Probiotische Ansätze und pflanzliche Wirkstoffe
Ein zentrales Beispiel für diese Entwicklung ist das FAQ™ Scalp Recovery & Thick Hair Probiotic Serum. Die Formulierung setzt auf eine Kombination aus Probiotika, Rotklee-Extrakt und Cica (Centella Asiatica).
Nach Herstellerangaben besteht das Serum zu 97 % aus natürlichen Inhaltsstoffen, ist dermatologisch getestet, vegan sowie frei von Tierversuchen und Duftstoffen. Ziel solcher Anwendungen ist es, die natürliche Balance der Kopfhaut zu fördern.
Parallel dazu nutzt FOREO für das LUNA™ Dual-Peptide Scalp Serum einen Peptidkomplex, ergänzt um Cica und Portulak-Extrakt. Auch hier liegt der Anteil natürlicher Inhaltsstoffe bei 97 %. Diese Produkte verzichten konsequent auf Duftstoffe, um das Reizpotenzial für die empfindliche Kopfhaut zu minimieren.
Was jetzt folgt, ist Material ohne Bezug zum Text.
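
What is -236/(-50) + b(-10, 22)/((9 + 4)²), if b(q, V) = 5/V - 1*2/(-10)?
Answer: 438959/92950 ≈ 4.7225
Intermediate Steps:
b(q, V) = ⅕ + 5/V (b(q, V) = 5/V - 2*(-⅒) = 5/V + ⅕ = ⅕ + 5/V)
-236/(-50) + b(-10, 22)/((9 + 4)²) = -236/(-50) + ((⅕)*(25 + 22)/22)/((9 + 4)²) = -236*(-1/50) + ((⅕)*(1/22)*47)/(13²) = 118/25 + (47/110)/169 = 118/25 + (47/110)*(1/169) = 118/25 + 47/18590 = 438959/92950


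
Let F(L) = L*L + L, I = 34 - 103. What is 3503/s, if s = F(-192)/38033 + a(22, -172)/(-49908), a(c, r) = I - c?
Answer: 6649222826892/1833687179 ≈ 3626.1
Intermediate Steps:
I = -69
a(c, r) = -69 - c
F(L) = L + L² (F(L) = L² + L = L + L²)
s = 1833687179/1898150964 (s = -192*(1 - 192)/38033 + (-69 - 1*22)/(-49908) = -192*(-191)*(1/38033) + (-69 - 22)*(-1/49908) = 36672*(1/38033) - 91*(-1/49908) = 36672/38033 + 91/49908 = 1833687179/1898150964 ≈ 0.96604)
3503/s = 3503/(1833687179/1898150964) = 3503*(1898150964/1833687179) = 6649222826892/1833687179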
Die Rolle von Peptiden und Keratin in der Haarpflege
Die technologische Basis für solche Formulierungen liefern spezialisierte Chemieunternehmen wie NINGBO INNO PHARMCHEM. Das Unternehmen bietet unter anderem Acetyl Tetrapeptide-3 an, welches die Verankerung der Haarfollikel durch die Stimulierung von Proteinen der extrazellulären Matrix wie Laminin-5 und Kollagen IV stärken soll. Ziel dieser Anwendung ist eine Reduktion des Haarausfalls und die Förderung des Wachstums.
Zudem kommen Antioxidantien wie Dipeptide-4 zum Einsatz, die Glykationsprozesse hemmen und die Elastizität der Haut erhalten sollen. Für die Strukturfestigkeit des Haares wird zudem hydrolysiertes Keratin mit essenziellen Aminosäuren (BCAAs) als Zusatzstoff genutzt, um die Widerstandsfähigkeit der Haarfaser direkt zu verbessern.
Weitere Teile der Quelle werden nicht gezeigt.